通俗地說,即當A無法為客戶服務時,系統能夠自動地切換,使B能夠及時地頂上繼續為客戶提供服務,且客戶感覺不到這個為他提供服務的對象已經更換
通過上面判斷節點故障後,將高可用集群資源(如VIP、httpd等)從該不具備法定票數的集群節點轉移到故障轉移域( Failover Domain,可以接收故障資源轉移的節點)。
自動偵測/腦裂
自動偵測階段由主機上的軟體通過冗餘偵測線,經由複雜的監聽程式,邏輯判斷,來相互偵測對方運行的情況。
常用的方法是:集群各節點間通過心跳信息判斷節點是否出現故障。
腦裂:在高可用(HA)系統中,當聯繫2個節點的“心跳線"斷開時,本來為一整體、動作協調的HA系統,就分裂成為2個獨立的個體。由於相互失去了聯繫,都以為是對方出了故障。兩個節點上的HA軟體像“裂腦人"一樣,爭搶“"共用資源"、爭起“應用服務",就會發生嚴重後果——或者共用資源被瓜分、2邊"服務"都起不來了"或者2邊"服務"都起來了,但同時讀寫“共用存儲",導致數據損壞(常見如資料庫輪詢著的聯機日誌出錯)。

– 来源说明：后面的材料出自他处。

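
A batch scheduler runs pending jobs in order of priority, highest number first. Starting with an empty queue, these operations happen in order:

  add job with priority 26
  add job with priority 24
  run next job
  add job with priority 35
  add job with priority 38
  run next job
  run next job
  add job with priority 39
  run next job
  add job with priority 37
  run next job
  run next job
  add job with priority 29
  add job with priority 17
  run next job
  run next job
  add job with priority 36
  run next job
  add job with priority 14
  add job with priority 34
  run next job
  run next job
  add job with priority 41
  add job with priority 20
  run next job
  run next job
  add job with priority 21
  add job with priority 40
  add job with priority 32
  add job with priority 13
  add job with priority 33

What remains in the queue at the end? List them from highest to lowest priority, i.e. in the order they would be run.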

腦裂解決方案:1.添加冗餘的心跳線 2.啟用磁碟鎖 3. 設置仲裁機制 4. 腦裂的監控報警
其他高可用方案:heartbeat、pacemaker、piranha(web頁面)
Keepalived
keepalived是什麼?
keepalived是集群管理中保證集群高可用的一個服務軟體,用來防止單點故障.
keepalived工作原理
keepalived是以VRRP協議為實現基礎的,VRRP全稱Virtual Router Redundancy Protocol,即虛擬路由冗餘協議。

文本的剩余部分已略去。